Correction: Controversial Drag Queen Story Hour divides university

Editor’s Note: The Shield previously reported that the EVPL does not perform background checks on their part-time employees or volunteers. This is incorrect, they perform background checks on all full-time and part-time employees. Volunteers do not need background checks but are always under the direct supervision of an EVPL staff member. 

The Evansville Vanderburgh Public Library’s decision to host Drag Queen Story Hour has sparked controversy across the city and divided the university.

The EVPL will hold its first Drag Queen Story Hour Saturday.

Senior accounting major Tommy Shetler first heard about the event in mid-December.

“When I first heard about it, it was one of those things where I was just like ‘okay it’s just with the times,’” he said. “I didn’t really care, to be honest.”

Shetler said his brother-in-law, City Councilman Justin Elpers, posted his objections to the Drag Queen Story Hour on his personal Facebook page, resulting in community backlash.

“Somebody took his information, posted it on Tri-Stated Alliance and then he received I think it was over 500 to 600 comments that were 90 percent very hateful,” Shetler said. “They published his address, or somebody did. I can’t blame that on Tri-State Alliance, but somebody from that group published his address and asked people to show up to his house.”

Shetler said he decided to look into the event and community outrage further as he did not understand why people would become so defensive toward Elpers who had no control over the decision.

Shetler said he found out through a county council meeting that the EVPL does not perform background checks on their volunteers.

Several groups and community figures have protested the Drag Queen Story Hour, including Associate Professor of Engineering Glen Kissel.

“(Kissel) is also coming from the stance that this does not correspond to anything that is in the library’s mission statement,” Shetler said. “From what I’ve gathered, the groups that are protesting it have a similar feeling that I do that the library just isn’t providing a safe environment.”

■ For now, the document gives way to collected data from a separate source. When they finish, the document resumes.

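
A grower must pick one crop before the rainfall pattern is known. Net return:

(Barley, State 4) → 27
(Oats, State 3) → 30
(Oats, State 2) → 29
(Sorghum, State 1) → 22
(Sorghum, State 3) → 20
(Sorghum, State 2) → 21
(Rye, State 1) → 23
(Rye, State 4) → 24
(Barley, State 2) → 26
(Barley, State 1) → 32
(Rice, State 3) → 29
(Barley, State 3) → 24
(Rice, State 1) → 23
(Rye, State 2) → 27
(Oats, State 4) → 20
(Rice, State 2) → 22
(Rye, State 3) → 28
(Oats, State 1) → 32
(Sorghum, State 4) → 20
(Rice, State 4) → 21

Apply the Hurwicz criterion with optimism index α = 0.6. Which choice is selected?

Barley

Rye: 0.6·28 + 0.4·23 = 26
Sorghum: 0.6·22 + 0.4·20 = 21.2
Oats: 0.6·32 + 0.4·20 = 27.2
Rice: 0.6·29 + 0.4·21 = 25.8
Barley: 0.6·32 + 0.4·24 = 28.8
Highest Hurwicz score = 28.8 → Barley.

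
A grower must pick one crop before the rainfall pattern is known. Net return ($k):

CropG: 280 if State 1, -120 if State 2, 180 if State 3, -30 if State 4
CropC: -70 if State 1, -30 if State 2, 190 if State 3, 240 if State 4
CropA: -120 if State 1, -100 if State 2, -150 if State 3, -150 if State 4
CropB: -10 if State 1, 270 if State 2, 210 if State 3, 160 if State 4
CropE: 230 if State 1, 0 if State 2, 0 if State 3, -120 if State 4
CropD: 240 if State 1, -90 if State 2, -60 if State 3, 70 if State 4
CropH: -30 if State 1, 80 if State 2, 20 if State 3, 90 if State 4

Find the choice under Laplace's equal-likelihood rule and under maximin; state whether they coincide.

Row averages: CropG=77.5, CropC=82.5, CropA=-130, CropB=157.5, CropE=27.5, CropD=40, CropH=40
Highest average = 157.5 → CropB.
Row minima: CropG=-120, CropC=-70, CropA=-150, CropB=-10, CropE=-120, CropD=-90, CropH=-30
Best worst-case = -10 → CropB.

laplace → CropB; maximin → CropB (agree)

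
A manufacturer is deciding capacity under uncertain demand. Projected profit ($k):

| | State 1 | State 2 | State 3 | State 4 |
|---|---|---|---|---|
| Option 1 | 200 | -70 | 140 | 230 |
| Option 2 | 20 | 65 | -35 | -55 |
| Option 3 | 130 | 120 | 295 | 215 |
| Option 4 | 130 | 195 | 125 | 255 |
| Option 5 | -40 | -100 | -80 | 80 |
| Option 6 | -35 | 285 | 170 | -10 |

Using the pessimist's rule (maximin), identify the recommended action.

Option 4

Row minima: Option 1=-70, Option 2=-55, Option 3=120, Option 4=125, Option 5=-100, Option 6=-35
Best worst-case = 125 → Option 4.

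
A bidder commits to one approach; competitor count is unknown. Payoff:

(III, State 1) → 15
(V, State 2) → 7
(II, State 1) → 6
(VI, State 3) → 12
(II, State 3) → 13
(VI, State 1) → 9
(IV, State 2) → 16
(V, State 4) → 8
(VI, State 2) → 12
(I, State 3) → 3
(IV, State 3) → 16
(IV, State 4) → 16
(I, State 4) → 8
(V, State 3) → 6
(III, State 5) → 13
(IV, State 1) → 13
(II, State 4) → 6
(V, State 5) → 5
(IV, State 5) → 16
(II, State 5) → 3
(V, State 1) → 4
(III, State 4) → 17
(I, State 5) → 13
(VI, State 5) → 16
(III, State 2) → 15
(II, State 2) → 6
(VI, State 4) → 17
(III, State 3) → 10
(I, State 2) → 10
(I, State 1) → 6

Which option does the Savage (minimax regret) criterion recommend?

IV

Column bests: State 1=15, State 2=16, State 3=16, State 4=17, State 5=16.
I regrets: 9, 6, 13, 9, 3 → max 13
II regrets: 9, 10, 3, 11, 13 → max 13
III regrets: 0, 1, 6, 0, 3 → max 6
IV regrets: 2, 0, 0, 1, 0 → max 2
V regrets: 11, 9, 10, 9, 11 → max 11
VI regrets: 6, 4, 4, 0, 0 → max 6
Smallest max regret = 2 → IV.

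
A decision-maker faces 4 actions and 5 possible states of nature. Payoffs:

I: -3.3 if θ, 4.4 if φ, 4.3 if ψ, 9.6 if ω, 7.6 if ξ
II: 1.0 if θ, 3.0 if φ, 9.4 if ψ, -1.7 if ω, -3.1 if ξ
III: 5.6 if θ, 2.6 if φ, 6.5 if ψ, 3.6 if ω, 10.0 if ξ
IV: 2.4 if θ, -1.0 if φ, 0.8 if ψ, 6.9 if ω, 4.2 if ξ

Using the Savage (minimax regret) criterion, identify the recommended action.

Column bests: θ=5.6, φ=4.4, ψ=9.4, ω=9.6, ξ=10.0.
I regrets: 8.9, 0.0, 5.1, 0.0, 2.4 → max 8.9
II regrets: 4.6, 1.4, 0.0, 11.3, 13.1 → max 13.1
III regrets: 0.0, 1.8, 2.9, 6.0, 0.0 → max 6.0
IV regrets: 3.2, 5.4, 8.6, 2.7, 5.8 → max 8.6
Smallest max regret = 6.0 → III.

III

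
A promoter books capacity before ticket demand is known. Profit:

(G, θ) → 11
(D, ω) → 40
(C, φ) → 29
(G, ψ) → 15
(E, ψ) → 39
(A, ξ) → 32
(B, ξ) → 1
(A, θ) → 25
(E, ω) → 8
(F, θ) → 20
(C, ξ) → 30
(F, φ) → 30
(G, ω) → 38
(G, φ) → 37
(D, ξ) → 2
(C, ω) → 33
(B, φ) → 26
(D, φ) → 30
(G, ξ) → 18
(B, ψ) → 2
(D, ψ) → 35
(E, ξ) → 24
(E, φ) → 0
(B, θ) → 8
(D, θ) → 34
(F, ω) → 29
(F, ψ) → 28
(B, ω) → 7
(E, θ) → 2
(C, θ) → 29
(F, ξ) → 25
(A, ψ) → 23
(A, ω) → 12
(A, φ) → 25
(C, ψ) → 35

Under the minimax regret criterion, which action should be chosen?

Column bests: θ=34, φ=37, ψ=39, ω=40, ξ=32.
A regrets: 9, 12, 16, 28, 0 → max 28
B regrets: 26, 11, 37, 33, 31 → max 37
C regrets: 5, 8, 4, 7, 2 → max 8
D regrets: 0, 7, 4, 0, 30 → max 30
E regrets: 32, 37, 0, 32, 8 → max 37
F regrets: 14, 7, 11, 11, 7 → max 14
G regrets: 23, 0, 24, 2, 14 → max 24
Smallest max regret = 8 → C.

C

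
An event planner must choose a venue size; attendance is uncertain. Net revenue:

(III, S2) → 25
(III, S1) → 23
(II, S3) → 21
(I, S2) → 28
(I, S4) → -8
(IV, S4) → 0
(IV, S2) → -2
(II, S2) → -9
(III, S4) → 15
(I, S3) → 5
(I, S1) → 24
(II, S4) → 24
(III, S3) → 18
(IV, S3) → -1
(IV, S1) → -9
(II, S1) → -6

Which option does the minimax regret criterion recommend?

III

Column bests: S1=24, S2=28, S3=21, S4=24.
I regrets: 0, 0, 16, 32 → max 32
II regrets: 30, 37, 0, 0 → max 37
III regrets: 1, 3, 3, 9 → max 9
IV regrets: 33, 30, 22, 24 → max 33
Smallest max regret = 9 → III.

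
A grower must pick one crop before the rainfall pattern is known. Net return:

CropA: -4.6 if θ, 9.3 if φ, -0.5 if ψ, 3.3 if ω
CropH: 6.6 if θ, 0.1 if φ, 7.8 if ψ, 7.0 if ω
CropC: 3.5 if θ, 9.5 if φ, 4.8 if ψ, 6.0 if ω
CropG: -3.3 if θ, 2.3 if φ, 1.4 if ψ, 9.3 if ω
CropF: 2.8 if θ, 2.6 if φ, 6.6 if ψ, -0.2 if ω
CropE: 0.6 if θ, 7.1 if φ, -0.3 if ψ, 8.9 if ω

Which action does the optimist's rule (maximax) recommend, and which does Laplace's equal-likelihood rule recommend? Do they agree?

maximax → CropC; laplace → CropC (agree)

Row maxima: CropA=9.3, CropH=7.8, CropC=9.5, CropG=9.3, CropF=6.6, CropE=8.9
Best best-case = 9.5 → CropC.
Row averages: CropA=1.875, CropH=5.375, CropC=5.95, CropG=2.425, CropF=2.95, CropE=4.075
Highest average = 5.95 → CropC.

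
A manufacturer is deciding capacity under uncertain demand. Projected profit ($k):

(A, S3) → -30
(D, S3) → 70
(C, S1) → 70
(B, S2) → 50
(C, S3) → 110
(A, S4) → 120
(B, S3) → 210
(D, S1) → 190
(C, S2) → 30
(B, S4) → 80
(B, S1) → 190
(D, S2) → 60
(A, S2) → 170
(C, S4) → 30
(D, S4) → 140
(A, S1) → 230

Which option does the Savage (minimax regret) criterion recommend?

Column bests: S1=230, S2=170, S3=210, S4=140.
A regrets: 0, 0, 240, 20 → max 240
B regrets: 40, 120, 0, 60 → max 120
C regrets: 160, 140, 100, 110 → max 160
D regrets: 40, 110, 140, 0 → max 140
Smallest max regret = 120 → B.

B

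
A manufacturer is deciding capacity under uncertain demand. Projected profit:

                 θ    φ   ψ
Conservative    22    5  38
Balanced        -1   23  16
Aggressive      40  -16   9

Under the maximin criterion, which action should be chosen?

Row minima: Conservative=5, Balanced=-1, Aggressive=-16
Best worst-case = 5 → Conservative.

Conservative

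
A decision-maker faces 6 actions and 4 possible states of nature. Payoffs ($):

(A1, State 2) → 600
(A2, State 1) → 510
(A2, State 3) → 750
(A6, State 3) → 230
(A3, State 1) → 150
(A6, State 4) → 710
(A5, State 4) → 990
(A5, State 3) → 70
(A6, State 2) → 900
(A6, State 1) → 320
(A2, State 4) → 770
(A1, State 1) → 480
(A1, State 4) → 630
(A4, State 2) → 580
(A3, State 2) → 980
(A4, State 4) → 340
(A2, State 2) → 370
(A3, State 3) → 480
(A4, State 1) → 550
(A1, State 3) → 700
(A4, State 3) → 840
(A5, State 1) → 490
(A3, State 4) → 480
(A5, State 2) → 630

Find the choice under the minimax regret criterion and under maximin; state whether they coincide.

minimax regret → A1; maximin → A1 (agree)

Column bests: State 1=550, State 2=980, State 3=840, State 4=990.
A1 regrets: 70, 380, 140, 360 → max 380
A2 regrets: 40, 610, 90, 220 → max 610
A3 regrets: 400, 0, 360, 510 → max 510
A4 regrets: 0, 400, 0, 650 → max 650
A5 regrets: 60, 350, 770, 0 → max 770
A6 regrets: 230, 80, 610, 280 → max 610
Smallest max regret = 380 → A1.
Row minima: A1=480, A2=370, A3=150, A4=340, A5=70, A6=230
Best worst-case = 480 → A1.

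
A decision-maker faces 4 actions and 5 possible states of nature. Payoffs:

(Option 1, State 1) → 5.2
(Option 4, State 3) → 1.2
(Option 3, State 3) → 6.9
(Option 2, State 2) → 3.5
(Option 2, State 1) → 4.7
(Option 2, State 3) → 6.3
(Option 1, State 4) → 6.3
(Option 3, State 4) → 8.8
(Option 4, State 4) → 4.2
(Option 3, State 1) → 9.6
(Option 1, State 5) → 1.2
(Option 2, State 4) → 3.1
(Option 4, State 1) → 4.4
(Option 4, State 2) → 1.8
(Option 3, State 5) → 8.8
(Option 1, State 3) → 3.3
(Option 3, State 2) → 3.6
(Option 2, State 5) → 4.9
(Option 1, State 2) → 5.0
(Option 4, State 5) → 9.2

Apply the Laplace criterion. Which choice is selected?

Row averages: Option 1=4.2, Option 2=4.5, Option 3=7.54, Option 4=4.16
Highest average = 7.54 → Option 3.

Option 3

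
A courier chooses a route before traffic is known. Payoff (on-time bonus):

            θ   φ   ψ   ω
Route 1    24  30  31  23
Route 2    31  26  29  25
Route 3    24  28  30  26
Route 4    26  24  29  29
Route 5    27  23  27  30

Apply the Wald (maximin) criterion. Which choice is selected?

Route 2

Row minima: Route 1=23, Route 2=25, Route 3=24, Route 4=24, Route 5=23
Best worst-case = 25 → Route 2.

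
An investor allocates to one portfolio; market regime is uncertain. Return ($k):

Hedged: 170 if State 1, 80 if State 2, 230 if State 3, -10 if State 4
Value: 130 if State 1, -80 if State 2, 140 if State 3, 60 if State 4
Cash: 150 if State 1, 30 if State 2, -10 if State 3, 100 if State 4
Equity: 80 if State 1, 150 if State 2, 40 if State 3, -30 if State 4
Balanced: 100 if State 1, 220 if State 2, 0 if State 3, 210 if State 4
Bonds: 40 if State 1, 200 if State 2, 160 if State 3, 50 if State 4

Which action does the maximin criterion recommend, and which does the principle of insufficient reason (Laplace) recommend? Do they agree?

Row minima: Hedged=-10, Value=-80, Cash=-10, Equity=-30, Balanced=0, Bonds=40
Best worst-case = 40 → Bonds.
Row averages: Hedged=117.5, Value=62.5, Cash=67.5, Equity=60, Balanced=132.5, Bonds=112.5
Highest average = 132.5 → Balanced.

maximin → Bonds; laplace → Balanced (disagree)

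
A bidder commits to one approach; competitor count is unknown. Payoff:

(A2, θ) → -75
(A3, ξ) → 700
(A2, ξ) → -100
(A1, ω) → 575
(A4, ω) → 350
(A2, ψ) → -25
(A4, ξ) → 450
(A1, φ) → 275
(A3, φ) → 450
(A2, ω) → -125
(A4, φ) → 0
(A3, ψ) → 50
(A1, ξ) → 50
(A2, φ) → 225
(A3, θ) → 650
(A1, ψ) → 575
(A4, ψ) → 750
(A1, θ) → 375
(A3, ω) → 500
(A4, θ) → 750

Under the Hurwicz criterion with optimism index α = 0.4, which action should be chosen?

A1: 0.4·575 + 0.6·50 = 260
A2: 0.4·225 + 0.6·(-125) = 15
A3: 0.4·700 + 0.6·50 = 310
A4: 0.4·750 + 0.6·0 = 300
Highest Hurwicz score = 310 → A3.

A3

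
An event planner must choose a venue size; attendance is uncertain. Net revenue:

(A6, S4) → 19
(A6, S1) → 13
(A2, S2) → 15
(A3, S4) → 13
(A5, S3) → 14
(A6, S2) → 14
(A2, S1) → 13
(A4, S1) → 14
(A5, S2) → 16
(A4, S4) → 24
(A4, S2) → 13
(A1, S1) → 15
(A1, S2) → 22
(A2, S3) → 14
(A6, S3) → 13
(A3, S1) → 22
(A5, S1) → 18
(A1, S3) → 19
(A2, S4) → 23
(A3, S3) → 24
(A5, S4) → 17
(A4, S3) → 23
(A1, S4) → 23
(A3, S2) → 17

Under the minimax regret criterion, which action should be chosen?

A1

Column bests: S1=22, S2=22, S3=24, S4=24.
A1 regrets: 7, 0, 5, 1 → max 7
A2 regrets: 9, 7, 10, 1 → max 10
A3 regrets: 0, 5, 0, 11 → max 11
A4 regrets: 8, 9, 1, 0 → max 9
A5 regrets: 4, 6, 10, 7 → max 10
A6 regrets: 9, 8, 11, 5 → max 11
Smallest max regret = 7 → A1.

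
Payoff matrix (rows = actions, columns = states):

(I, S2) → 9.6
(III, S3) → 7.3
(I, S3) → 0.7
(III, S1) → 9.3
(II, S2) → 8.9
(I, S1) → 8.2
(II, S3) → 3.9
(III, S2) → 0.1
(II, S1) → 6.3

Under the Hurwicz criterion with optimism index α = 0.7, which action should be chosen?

II

I: 0.7·9.6 + 0.3·0.7 = 6.93
II: 0.7·8.9 + 0.3·3.9 = 7.4
III: 0.7·9.3 + 0.3·0.1 = 6.54
Highest Hurwicz score = 7.4 → II.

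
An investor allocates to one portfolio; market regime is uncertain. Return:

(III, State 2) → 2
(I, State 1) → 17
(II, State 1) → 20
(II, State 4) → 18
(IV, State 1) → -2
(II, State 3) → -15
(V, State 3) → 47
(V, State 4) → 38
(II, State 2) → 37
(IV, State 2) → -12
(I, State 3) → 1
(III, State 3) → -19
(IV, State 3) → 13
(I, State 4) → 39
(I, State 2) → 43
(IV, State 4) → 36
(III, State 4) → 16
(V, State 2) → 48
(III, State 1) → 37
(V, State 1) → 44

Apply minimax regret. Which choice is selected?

V

Column bests: State 1=44, State 2=48, State 3=47, State 4=39.
I regrets: 27, 5, 46, 0 → max 46
II regrets: 24, 11, 62, 21 → max 62
III regrets: 7, 46, 66, 23 → max 66
IV regrets: 46, 60, 34, 3 → max 60
V regrets: 0, 0, 0, 1 → max 1
Smallest max regret = 1 → V.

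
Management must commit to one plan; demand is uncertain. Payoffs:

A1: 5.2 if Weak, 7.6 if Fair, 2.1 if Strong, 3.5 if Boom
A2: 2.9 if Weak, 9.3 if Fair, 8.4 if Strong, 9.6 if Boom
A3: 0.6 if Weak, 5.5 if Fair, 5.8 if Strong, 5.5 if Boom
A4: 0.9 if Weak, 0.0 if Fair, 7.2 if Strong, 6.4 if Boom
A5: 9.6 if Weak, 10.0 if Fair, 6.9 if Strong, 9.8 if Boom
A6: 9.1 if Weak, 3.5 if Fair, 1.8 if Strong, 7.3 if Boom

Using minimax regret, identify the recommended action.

Column bests: Weak=9.6, Fair=10.0, Strong=8.4, Boom=9.8.
A1 regrets: 4.4, 2.4, 6.3, 6.3 → max 6.3
A2 regrets: 6.7, 0.7, 0.0, 0.2 → max 6.7
A3 regrets: 9.0, 4.5, 2.6, 4.3 → max 9.0
A4 regrets: 8.7, 10.0, 1.2, 3.4 → max 10.0
A5 regrets: 0.0, 0.0, 1.5, 0.0 → max 1.5
A6 regrets: 0.5, 6.5, 6.6, 2.5 → max 6.6
Smallest max regret = 1.5 → A5.

A5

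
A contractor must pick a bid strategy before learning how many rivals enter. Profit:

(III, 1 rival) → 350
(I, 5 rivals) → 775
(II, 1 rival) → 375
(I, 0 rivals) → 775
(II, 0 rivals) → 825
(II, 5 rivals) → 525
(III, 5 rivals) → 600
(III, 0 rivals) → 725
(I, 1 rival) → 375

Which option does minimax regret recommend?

I

Column bests: 0 rivals=825, 1 rival=375, 5 rivals=775.
I regrets: 50, 0, 0 → max 50
II regrets: 0, 0, 250 → max 250
III regrets: 100, 25, 175 → max 175
Smallest max regret = 50 → I.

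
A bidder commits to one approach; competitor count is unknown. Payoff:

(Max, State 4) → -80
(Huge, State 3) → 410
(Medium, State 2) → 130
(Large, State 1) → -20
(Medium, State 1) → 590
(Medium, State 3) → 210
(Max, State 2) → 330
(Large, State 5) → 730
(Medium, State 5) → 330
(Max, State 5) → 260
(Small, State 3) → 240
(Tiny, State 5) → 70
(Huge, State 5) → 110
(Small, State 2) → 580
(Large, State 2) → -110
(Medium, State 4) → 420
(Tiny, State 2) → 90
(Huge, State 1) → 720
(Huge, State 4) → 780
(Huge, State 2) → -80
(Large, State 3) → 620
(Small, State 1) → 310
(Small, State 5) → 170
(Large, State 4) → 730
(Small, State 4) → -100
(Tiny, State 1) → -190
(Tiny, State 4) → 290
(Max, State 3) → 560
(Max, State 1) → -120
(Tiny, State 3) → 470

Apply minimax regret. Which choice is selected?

Medium

Column bests: State 1=720, State 2=580, State 3=620, State 4=780, State 5=730.
Tiny regrets: 910, 490, 150, 490, 660 → max 910
Small regrets: 410, 0, 380, 880, 560 → max 880
Medium regrets: 130, 450, 410, 360, 400 → max 450
Large regrets: 740, 690, 0, 50, 0 → max 740
Huge regrets: 0, 660, 210, 0, 620 → max 660
Max regrets: 840, 250, 60, 860, 470 → max 860
Smallest max regret = 450 → Medium.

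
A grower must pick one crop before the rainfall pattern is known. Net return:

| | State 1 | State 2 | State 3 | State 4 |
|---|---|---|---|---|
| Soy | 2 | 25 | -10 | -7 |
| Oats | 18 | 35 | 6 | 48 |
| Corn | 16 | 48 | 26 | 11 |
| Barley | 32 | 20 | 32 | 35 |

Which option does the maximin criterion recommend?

Row minima: Soy=-10, Oats=6, Corn=11, Barley=20
Best worst-case = 20 → Barley.

Barley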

Assistant Professor of Gender Studies Grace Howard has a different view of the event and its detractors.

“(Elpers was) bringing certain kinds of moral concerns about childhood well-being into the equation which, it’s an interesting argument,” she said. “The ‘won’t somebody think of the children’ type argument with regards to sexual orientation and gender identity are not new at all.”

Story hour is a pre-existing volunteer program where people read stories to children. Some drag queens wanted to participate as programs like the Drag Queen Story Hour have popped up across the country, Howard said.

“It serves a number of different functions,” she said. “One of them is that, in my book, it’s always good to have people reading stories to children. I think that that’s great.”

Howard said that she loved books as a child and that she might not have become a professor if people hadn’t encouraged her to read.

“Another thing (Drag Queen Story Hours have) done is give children an opportunity to learn that there are different kinds of people,” she said. “It also gives children the opportunity to learn that they can be different and still be valued members of society who contribute in positive ways to the world that they live in.”

Howard does not agree with the chief concerns of the opponents of the story hour.

“I mean if (background checks) are a concern, then they should be doing background checks on every single person that’s a part of the library,” Howard said. “Do background checks on every citizen. I mean the point of this is (to be) a public space. Libraries aren’t just places that contain books, they are places that are supposed to help facilitate coming together and communication and discourse around as wide a variety of issues and populations as possible.”

Howard said the point of a public library is to be a public space where conversations and events such as the Drag Queen Story Hour can take place.

“People can have their own libraries that are private that conform to their own moral standards and ideologies, and that’s totally acceptable,” Howard said. “For a public library the idea that people should be able to dictate what kind of programming goes on because of their own personal moral objections, it is something that, as a political science Ph.D., makes me raise an eyebrow.”

Howard said that she is concerned about marginalized people.

According to the National Gay and Lesbian Task Force Policy Institute, 40 percent of homeless youth identify as LGBT, and 58 percent of homeless youth have been sexually assaulted.

“We know that having programs like this actually does make a difference,” Howard said. “But for those individual children, it can make a really big difference. In their own lives, in the way that they’ll perceive others, if they have a friend that is struggling, can give them that little bit of competency and knowledge that can help them cope with reality, and I think that’s kind of a marvelous thing.”